Le prévenu a comparu, lundi 16 mars 2026, devant le juge à la CRIET pour l’ouverture de son procès. Selon l’accusation présentée par la Cour, le prévenu est accusé d’avoir effectué des opérations financières pour Kemi Seba, président de l’Ong Urgence panafricaniste recherché par la justice béninoise.
Le mis en cause est notamment soupçonné d’être celui qui assure les opérations financières et de transfert de devises pour l’activiste panafricaniste pour faciliter ses activités au Bénin.
Kemi Seba est recherché par la justice béninoise pour des faits supposés d'apologie du crime contre la sûreté de l'Etat, harcèlement par le biais d'une communication, incitation à la violence, incitation à la rébellion.
Des activités cybercriminelles
Lors de l’instruction du dossier à la barre, le président des céans a révélé une autre infraction mise à la charge du prévenu. Le magistrat a évoqué des traces d’activités cybercriminelles retrouvées dans le téléphone du tenancier de boutique.

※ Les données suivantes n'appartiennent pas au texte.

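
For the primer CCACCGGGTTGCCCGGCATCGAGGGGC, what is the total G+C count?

Counting bases: C=10, G=11, A=3, T=3
G+C = 11 + 10 = 21

21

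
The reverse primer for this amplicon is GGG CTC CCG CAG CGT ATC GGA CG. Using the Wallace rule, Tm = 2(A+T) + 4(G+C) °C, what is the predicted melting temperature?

Scanning the sequence gives A=3, T=3, G=9, C=8.
A+T = 6, G+C = 17
Tm = 4·17 + 2·6 = 68 + 12 = 80°C

80°C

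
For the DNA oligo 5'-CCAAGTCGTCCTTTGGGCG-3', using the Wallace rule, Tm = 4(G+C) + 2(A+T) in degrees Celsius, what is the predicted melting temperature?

62°C

Scanning the sequence gives G=6, C=6, A=2, T=5.
AT pairs contribute 7, GC pairs contribute 12.
Tm = 4·12 + 2·7 = 48 + 14 = 62°C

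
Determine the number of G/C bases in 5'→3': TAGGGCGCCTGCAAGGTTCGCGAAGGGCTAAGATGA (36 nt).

Base counts: A=9, T=6, G=14, C=7
G+C = 14 + 7 = 21

21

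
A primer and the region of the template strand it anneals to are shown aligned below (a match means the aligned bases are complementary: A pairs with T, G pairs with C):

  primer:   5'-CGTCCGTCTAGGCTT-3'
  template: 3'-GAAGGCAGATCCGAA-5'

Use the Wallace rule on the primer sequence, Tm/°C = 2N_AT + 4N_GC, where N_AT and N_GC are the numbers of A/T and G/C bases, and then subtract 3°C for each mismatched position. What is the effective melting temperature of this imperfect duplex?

45°C

Primer base counts: A=1, T=5, G=4, C=5 → A+T=6, G+C=9
Perfect-match Tm = 2(6) + 4(9) = 12 + 36 = 48°C
Mismatches (positions where the bases are not complementary): 1 (at position 2)
Effective Tm = 48 − 1×3 = 48 − 3 = 45°C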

Il lui est reproché cette fois-ci de fournir des comptes fictifs aux cybercriminels pour récupérer leurs butins. En contrepartie, les présumés cybercriminels lui verseraient une commission de 5%.
La défense du prévenu
Invité à réagir sur les accusations portées à sa charge, le prévenu a tout rejeté. Il n’a reconnu aucune des infractions pour lesquelles il est poursuivi. Pour les faits de cybercriminalité, il a reconnu qu’il aide certains de ses clients à faire des retraits dans sa boutique.
Il a déclaré qu’il ignorait non seulement la provenance des fonds, mais qu’il n’avait aucun moyen de savoir que ces personnes étaient des présumés cybercriminels.

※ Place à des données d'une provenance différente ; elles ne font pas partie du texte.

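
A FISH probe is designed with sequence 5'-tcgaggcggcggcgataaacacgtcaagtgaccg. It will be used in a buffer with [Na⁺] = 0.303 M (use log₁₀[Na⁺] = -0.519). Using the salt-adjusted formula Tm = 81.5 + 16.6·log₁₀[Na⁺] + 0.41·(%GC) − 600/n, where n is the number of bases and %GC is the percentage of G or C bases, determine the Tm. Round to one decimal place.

80.6°C

Length n = 34. Scanning the sequence gives C=9, A=9, T=4, G=12.
G+C = 21, so %GC = 21/34 × 100 = 61.765%
Salt term: 16.6 × (-0.519) = -8.615
GC term: 0.41 × 61.765 = 25.324; length term: −600/34 = −17.647
Tm = 81.5 + (-8.615) + 25.324 − 17.647 = 80.562 → 80.6°C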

Sur l’accusation de sa proximité avec Kemi Seba, le prévenu a affirmé n’avoir effectué qu’une opération à l’activiste panafricaniste et cela remontait en 2023, a-t-il indiqué. Il a souligné que Kemi Seba lui avait donné 2000 euros qu’il a convertis en cryptomonnaie et lui a renvoyé. Il a insisté n’avoir pas fait plus que ça.
Après quelques minutes d’interrogatoire, l’avocat de la défense a sollicité un renvoi du dossier. Le conseil a souhaité avoir un peu plus de temps pour mieux préparer la défense de son client. La Cour n’a pas trouvé d’objection à cela. Elle a renvoyé le dossier au lundi 11 mai 2026 pour continuation.